BAGHDAD – On a trip shrouded in secrecy, President Barack Obama flew into Iraq on Tuesday for a brief look at a war he opposed as a candidate and now vows to end as commander in chief.
Obama flew into the country hours after a car bomb exploded in a Shiite neighborhood of the capital city, a deadly reminder of the violence that has claimed the lives at least 4,266 members of the U.S. military and thousands more Iraqis since March 2003.
The visit came at the conclusion of a long overseas trip that included economic and NATO summits in Europe and two days in Turkey.
Shortly before leaving Turkey, the president held out Iraq as an example of the change he seeks in policies inherited from former President George W. Bush.
"Moving the ship of state takes time," he told a group of students in Istanbul. He noted his long-standing opposition to the war, yet said, "Now that we're there," the U.S. troop withdrawal has to be done "in a careful enough way that we don't see a collapse into violence."
In office only 11 weeks, Obama has already announced plans to withdraw most U.S. combat troops on a 19-month timetable. The drawdown is to begin slowly, so American forces can provide security for Iraqi elections, then accelerate in 2010. As many as 50,000 troops are expected to remain in the country at the end of the 19 months to perform counterterrorism duties.
Tuesday's trip was Obama's third to Iraq, and his first since taking office. He met with U.S. commanders and troops last summer while seeking the presidency.
Because of security concerns, the White House made no advance announcement of the visit, and released no details for his activities on the ground.
It was the last stop of an eight-day trip to Europe and Turkey during which Obama sought to place his stamp on U.S. foreign policy after eight years of the Bush administration.
He and other world leaders pledged cooperation to combat a global recession, and he appealed with limited success for additional assistance in Afghanistan, a war he has vowed to intensify. The new president drew large crowds as he offered repeated assurances that the United States would not seek to dictate to other countries.
"I am personally committed to a new chapter of American engagement. We can't afford to talk past one another, to focus only on our differences, or to let the walls of mistrust go up around us." Obama said before leaving Turkey. The visit to a nation that straddles Europe and Asia was designed to signal a new era. He had pledged as a candidate to visit a majority-Muslim nation in his first 100 days in office.

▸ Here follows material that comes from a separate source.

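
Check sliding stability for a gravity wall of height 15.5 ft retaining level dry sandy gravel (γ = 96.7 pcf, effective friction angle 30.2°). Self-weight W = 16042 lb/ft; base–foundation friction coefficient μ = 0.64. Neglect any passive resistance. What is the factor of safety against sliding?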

The president flew into Baghdad, and was spending his day at Camp Victory, where he arranged to speak to some of the 140,000 U.S. troops stationed in the country. He was awarding medals to several.
Plans to travel to the Green Zone — the heavily fortified U.S. nerve center in Baghdad — were scrapped because of bad weather.
Instead, officials said the president would speak by phone with Iraqi Prime Minister Nouri al-Maliki and President Jalal Talabani.
While U.S. casualties are down sharply from the war's height, there were constant reminders of violence. A half-dozen bombs rocked Shiite neighborhoods on Monday, killing 37 people. There was no immediate death toll available from the car bomb incident that occurred a few hours before the president arrived on Tuesday.
The military is in the process of thinning out its presence ahead of a June 30 deadline, under a U.S.-Iraq agreement negotiated last year that requires all American combat troops to leave Iraq's cities. As that process moves forward, the increase in bombings and other incidents is creating concern that extremists may be regrouping.
There was no indication Obama planned to visit Afghanistan before flying home to Washington aboard Air Force One, although he has emphasized the importance of that war over Iraq
Little more than a week ago, the president announced a revamped Afghanistan strategy that calls for adding 21,000 troops, narrowing the focus from nation-building to stamping out the Taliban and al-Qaida and broadening the mission to include pressure on Pakistan to root out terrorist camps in its lawless regions.
Afghanistan was a big topic of conversation with fellow world leaders on the earlier portion of Obama's trip, particularly the part that took him to a NATO summit in Strasbourg, France.
Obama's opposition to the Iraq war helped him enormously in his campaign for the presidency. It helped him defeat former rival — now Secretary of State — Hillary Rodham Clinton in the Iowa caucuses that were the first test of the race, and aided his campaign against Republican Sen. John McCain last fall.
The end-the-war plan Obama announced in February was aimed at fulfilling his campaign promise to end combat in Iraq within 16 months of taking office. Contrary to hopes among some Democrats and grass-roots supporters, the plan calls for a 19-month timetable instead.